Sur le plan économique, ils recommandent la mise en place d’un comité paritaire de suivi de l’application des mesures fiscales, économiques et financières prises dans le cadre de la crise du Covid-19. Les entreprises et les partenaires sociaux souhaitent l’apurement intégrale de la dette intérieure de l’État dans le cadre de la relance de l’économie et la déductibilité formelle à l’impôt sur les Bénéfices industriels et commerciaux (BIC) des dons effectués au Fonds spécial Covid-19 conformément au point 7 de l’article 51 du Code général des impôts.
Les conférenciers ont regretté le fait que les partenaires sociaux et les employeurs n’aient pas été pleinement associés aux réflexions ayant abouti aux mesures proposées par le chef de l’État.
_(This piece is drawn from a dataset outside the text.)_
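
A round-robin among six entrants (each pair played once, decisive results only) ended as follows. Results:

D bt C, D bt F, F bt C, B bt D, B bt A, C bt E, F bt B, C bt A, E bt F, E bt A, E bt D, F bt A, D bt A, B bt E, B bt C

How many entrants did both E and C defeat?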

Cela, malgré le fait qu’ils demeurent des acteurs majeurs au plan socio-économique et subissent, à ce titre, de plein fouet les effets néfastes de cette crise. «Sur les mesures qui ont été prises, on n’a pas été consulté. On ne peut plus proposer à un individu un choix, il faut que le choix soit partagé. On a notre choix, c’est nous qui travaillons dans notre secteur. Autant la vie humaine est sacrée autant le choix d’un individu est sacré. Il ne faut pas qu’on bafoue notre choix», a protesté Mamadou Sinsy Coulibaly.

Face à cette situation et dans le souci d’apporter leur contribution à l’élaboration d’un Plan de continuité des affaires et en tenant mieux compte des difficultés socio-économiques actuelles, le CNPM et l’UNTM ont préconisé un certain nombre de propositions qu’ils vont soumettre au gouvernement, aux entrepreneurs, aux PTF et aux travailleurs affiliés à l’UNTM ou à d’autres organisations professionnelles, a ajouté le patron des Patrons maliens. Il a invité le gouvernement à se mettre avec eux pour discuter des mesures qu’ils ont proposées et de leur applicabilité.
De son côté, Yacouba Katilé a expliqué que tout le monde a pris au sérieux la gestion de cette maladie dès qu’elle a été considérée par l’OMS comme une pandémie. Au Mali, a-t-il déploré, on n’a pas voulu associer les partenaires sociaux : employeurs et travailleurs, à sa gestion. «Or, nous pensons que les trois piliers : pouvoir public, travailleurs et employeurs, mis ensemble, nous pouvons bien mener le développement, bien mener la lutte pour la sauvegarde en terme de santé publique en République du Mali», a insisté le syndicaliste. «Étant travailleurs et en même temps employeurs, nous sommes également des victimes. Cela va de soi que nous soyons avec le gouvernement autour de la table pour réfléchir et décider ensemble», a-t-il dit.

Yacouba Katilé a précisé qu’après analyse et réflexion, des insuffisances ont été constatées dans les mesures proposées. «La dimension sanitaire est en train d’être prise en compte en oubliant les effets sociaux, économiques et culturels», a noté le secrétaire général de l’UNTM. Avant d’annoncer qu’ils sont prêts à soutenir le gouvernement pour voir avec les partenaires ce qui peut être fait pour éradiquer cette pandémie.